Wir leben schon in merkwürdigen Zeiten: McDonald’s brät Burger aus Bio-Fleisch und packt sie auf Vollkorn-Brötchen, Coca-Cola lässt den Zucker weg und jetzt mustert Porsche beim Elfer auch noch den Sauger aus.
Text: Thomas Geiger
Denn wenn die Schwaben Ende des Jahres zu Preisen ab ca. 116.000 Euro das Update für ihren Bestseller in den Handel bringen, dann werden die vier LED-Punkte fürs Tagfahrlicht genauso nebensächlich wie die Längsrippen hinten auf der Motorabdeckung oder die Rückleuchten mit Tiefenwirkung. Sondern das einzige, was zählt, ist die Umstellung auf Turbo-Motoren: Auch bei Carrera und Carrera S wird dann geblasen statt gesaugt.
Außerdem sei das mit dem Downsizing so eine Sache. Ja, der Carrara büßt 0,4 und der Carrera S 0,8 Liter ein. Aber wenn der neue Grundmotor noch immer solide drei Liter Hubraum und natürlich auch weiterhin sechs Zylinder habe, könne man vielleicht von „kleiner“, aber sicher nicht von „klein“ sprechen, verteidigt der Entwickler die Schrumpfkur. Fürs Gefühl verspricht er zudem Drehzahlen bis zu 7.500 Touren und fürs Gehör zwei Direktleitungen aus dem Heck, die das Sauggeräusch vor dem Einsetzen der Turbos in den Innenraum übertragen. „An Emotionen herrscht da kein Mangel.“
Der Sound intensiv und lebendig wie man es kennt und der Motor mit Drehzahlen bis 7 500 Touren hinreichend lebendig, so bleibt der Elfer ein Pulsbeschleuniger erster Güte. Und auch was den Elan angeht, ist das Update des Stuttgarter Urmeters über jeden Zweifel erhaben. Nicht so sehr die 20 PS mehr Leistung, die der Turbo aus dem kleineren Motor presst und so den Basis-Efler auf 370 und den Carrera S auf 420 PS bringt, machen denn Unterschied. Sondern es sind vor allem die 60 Nm mehr Drehmoment. Zumal die Anzugskraft von 450 Nm im Carrera und 500 Nm im Carrera S jetzt bereits bei 1 700 Touren gipfelt und die Kurve erst jenseits der 5 000 Touren wieder abfällt. Egal wie schnell man gerade fährt und in welchem Gang man ist, kann man jetzt spürbar mehr Leistung abrufen: Ein leichter Tritt aufs Pedal, schon spürt man einen schweren Tritt im Kreuz und geht auf Kollisionskurs mit dem Horizont. Nicht umsonst liegt die Sprintzeit nun im besten Fall bei 3,7 Sekunden und in der schnellsten Konfiguration kommt er Carrera auf 308 km/h.

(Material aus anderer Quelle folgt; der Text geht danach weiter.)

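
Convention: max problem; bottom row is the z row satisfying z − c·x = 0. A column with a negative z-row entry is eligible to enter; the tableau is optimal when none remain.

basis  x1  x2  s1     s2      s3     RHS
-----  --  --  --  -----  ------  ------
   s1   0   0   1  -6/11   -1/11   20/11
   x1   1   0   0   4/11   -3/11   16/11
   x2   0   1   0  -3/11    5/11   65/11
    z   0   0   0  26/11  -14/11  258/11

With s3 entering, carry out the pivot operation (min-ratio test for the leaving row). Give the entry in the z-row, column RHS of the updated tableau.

40

Ratio test on column s3 — row 1: entry -1/11 ≤ 0; row 2: entry -3/11 ≤ 0; row 3: (65/11)/(5/11) = 13. Minimum is 13 at row 3 (x2 leaves); pivot element 5/11.
Divide row 3 by 5/11; eliminate column s3 from the other rows.
z-row update in column RHS: 258/11 − (-14/11)·13 = 40.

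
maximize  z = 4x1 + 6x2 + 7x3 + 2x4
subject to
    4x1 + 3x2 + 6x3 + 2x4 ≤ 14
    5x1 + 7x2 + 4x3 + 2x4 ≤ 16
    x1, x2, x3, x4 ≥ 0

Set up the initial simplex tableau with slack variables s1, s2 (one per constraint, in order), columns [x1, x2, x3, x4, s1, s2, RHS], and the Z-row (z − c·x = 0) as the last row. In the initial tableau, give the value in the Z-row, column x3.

The Z-row carries the negated objective coefficients: the x3 entry is -7.

-7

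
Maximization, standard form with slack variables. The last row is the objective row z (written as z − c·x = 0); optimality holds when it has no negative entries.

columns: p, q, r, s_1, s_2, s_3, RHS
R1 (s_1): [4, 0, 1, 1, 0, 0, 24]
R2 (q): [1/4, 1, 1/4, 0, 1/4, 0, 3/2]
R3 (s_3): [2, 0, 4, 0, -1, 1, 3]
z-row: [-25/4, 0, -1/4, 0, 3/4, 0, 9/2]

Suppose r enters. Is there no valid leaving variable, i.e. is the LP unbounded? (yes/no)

no

Column r has positive entries in row(s) 1, 2, 3, so the ratio test bounds it — not unbounded.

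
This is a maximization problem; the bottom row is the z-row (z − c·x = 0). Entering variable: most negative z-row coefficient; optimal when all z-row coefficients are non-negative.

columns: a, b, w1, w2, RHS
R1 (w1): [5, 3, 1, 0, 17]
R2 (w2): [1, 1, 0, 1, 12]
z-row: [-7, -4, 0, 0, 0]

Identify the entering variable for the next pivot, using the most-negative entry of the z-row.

Negative z-row entries: a: -7, b: -4.
The most negative is -7 in column a, so a enters.

a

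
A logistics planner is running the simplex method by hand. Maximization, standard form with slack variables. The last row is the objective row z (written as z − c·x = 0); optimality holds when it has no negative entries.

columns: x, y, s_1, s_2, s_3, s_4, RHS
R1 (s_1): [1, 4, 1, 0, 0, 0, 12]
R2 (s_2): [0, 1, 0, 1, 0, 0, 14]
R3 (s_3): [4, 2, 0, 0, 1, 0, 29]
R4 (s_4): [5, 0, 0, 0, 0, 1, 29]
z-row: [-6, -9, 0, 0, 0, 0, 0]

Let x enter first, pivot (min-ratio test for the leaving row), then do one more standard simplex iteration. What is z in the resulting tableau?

195/4

Ratio test on column x — row 1: 12/1 = 12; row 2: entry 0 ≤ 0; row 3: 29/4 = 29/4; row 4: 29/5 = 29/5. Minimum is 29/5 at row 4 (s_4 leaves); pivot element 5.
Pivot on row 4; the z-row RHS becomes 0 − (-6)·(29/5) = 174/5.
Next entering variable (most negative z-row entry -9): y.
Ratio test on column y — row 1: (31/5)/4 = 31/20; row 2: 14/1 = 14; row 3: (29/5)/2 = 29/10; row 4: entry 0 ≤ 0. Minimum is 31/20 at row 1 (s_1 leaves); pivot element 4.
After the second pivot the z-row RHS is 174/5 − (-9)·(31/20) = 195/4.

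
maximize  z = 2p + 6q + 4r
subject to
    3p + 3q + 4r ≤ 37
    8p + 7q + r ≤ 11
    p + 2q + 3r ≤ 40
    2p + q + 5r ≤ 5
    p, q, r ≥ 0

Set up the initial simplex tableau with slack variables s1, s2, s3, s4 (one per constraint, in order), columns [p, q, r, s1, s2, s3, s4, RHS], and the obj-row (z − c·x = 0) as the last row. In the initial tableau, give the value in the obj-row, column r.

The obj-row carries the negated objective coefficients: the r entry is -4.

-4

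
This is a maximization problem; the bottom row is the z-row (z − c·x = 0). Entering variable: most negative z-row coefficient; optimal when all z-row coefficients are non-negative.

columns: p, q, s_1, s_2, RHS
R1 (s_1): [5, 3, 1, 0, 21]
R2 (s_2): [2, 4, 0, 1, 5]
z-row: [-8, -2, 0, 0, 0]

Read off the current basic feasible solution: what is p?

0

p is not in the basis, so in the current basic feasible solution p = 0.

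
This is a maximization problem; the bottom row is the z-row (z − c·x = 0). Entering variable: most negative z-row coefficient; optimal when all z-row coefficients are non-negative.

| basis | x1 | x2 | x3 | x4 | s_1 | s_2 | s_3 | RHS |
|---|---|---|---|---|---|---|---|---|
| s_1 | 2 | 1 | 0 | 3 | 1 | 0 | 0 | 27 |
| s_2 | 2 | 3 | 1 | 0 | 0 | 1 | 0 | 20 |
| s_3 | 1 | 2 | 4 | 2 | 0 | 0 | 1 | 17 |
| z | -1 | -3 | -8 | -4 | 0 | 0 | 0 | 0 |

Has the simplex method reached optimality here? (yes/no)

no

The z-row has a negative entry -8 in column x3, so it is not optimal.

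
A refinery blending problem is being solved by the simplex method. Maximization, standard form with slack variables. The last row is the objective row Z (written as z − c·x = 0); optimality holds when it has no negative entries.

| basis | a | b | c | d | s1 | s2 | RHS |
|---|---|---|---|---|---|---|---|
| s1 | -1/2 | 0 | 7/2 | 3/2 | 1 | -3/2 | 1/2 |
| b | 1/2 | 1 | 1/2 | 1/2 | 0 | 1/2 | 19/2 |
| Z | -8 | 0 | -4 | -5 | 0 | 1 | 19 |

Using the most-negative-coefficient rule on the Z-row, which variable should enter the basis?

a

Negative Z-row entries: a: -8, c: -4, d: -5.
The most negative is -8 in column a, so a enters.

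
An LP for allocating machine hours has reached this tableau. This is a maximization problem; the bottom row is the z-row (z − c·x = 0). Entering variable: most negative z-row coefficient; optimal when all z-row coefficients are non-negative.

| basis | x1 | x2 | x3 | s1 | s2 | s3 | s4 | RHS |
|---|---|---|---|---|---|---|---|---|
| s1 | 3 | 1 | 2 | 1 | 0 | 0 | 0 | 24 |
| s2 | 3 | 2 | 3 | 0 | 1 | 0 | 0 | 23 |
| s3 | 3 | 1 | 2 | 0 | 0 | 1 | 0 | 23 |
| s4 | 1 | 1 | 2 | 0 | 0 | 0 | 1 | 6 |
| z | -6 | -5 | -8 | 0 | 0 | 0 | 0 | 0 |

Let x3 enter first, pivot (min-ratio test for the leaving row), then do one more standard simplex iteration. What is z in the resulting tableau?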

Damit man das nicht nur auf der Geraden genießen kann, hat Porsche dem Carrera noch eine weitere Finesse spendiert: Wie bislang nur den Turbo gibt es jetzt auch die Grundvarianten des 911 mit einer Allradlenkung: Weil sie die Hinterräder um bis zu 2,8 Grad entgegen der Vorderräder einschlägt, wirkt der 911 unter Tempo 50, als hätte jemand den Radstand um 25 Zentimeter beschnitten und fräst entsprechend eng um die Kehren. Fährt man schneller als 80 km/h, lenken die Hinterräder genauso wie die Vorderräder. Damit streckt sich der gefühlte Radstand sogar um 50 Zentimeter und das Auto liegt bei hohem Tempo noch stabiler auf der Straße: Länge läuft – diese Weisheit gilt schließlich nicht nur für die Bootsbauer. Dazu noch einen Zentimeter weniger Bodenfreiheit und das adaptive Fahrwerk – fertig ist der neue King of the Ring, der seinem Vorgänger auf der Nordschleife nicht ohne Grund glatte zehn Sekunden abnimmt.
Eine andere Neuerung hilft vor allem im Alltag abseits der Rennstrecke: Das überarbeitete Porsche Communication Management System. War das Infotainmentcenter bislang noch ein Gruß aus der elektronischen Steinzeit, findet Porsche jetzt auch auf der Datenautobahn den Anschluss und geht mit seinem Navigationssystem endlich online. Außerdem kann man die Ziele jetzt auch per Handschrift eingeben, es gibt ein fahrzeugeigenes WLAN-Netzwerk und die Option auf Apple Car-Play. Und so sehr es Porsche-Puristen stören mag: Vielen Kunden ist die Frage nach dem Betriebssystem für die Smartphone-Integration wichtiger als die nach Saugen oder Blasen. Aber wie schon gesagt, wie leben eben in merkwürdigen Zeiten.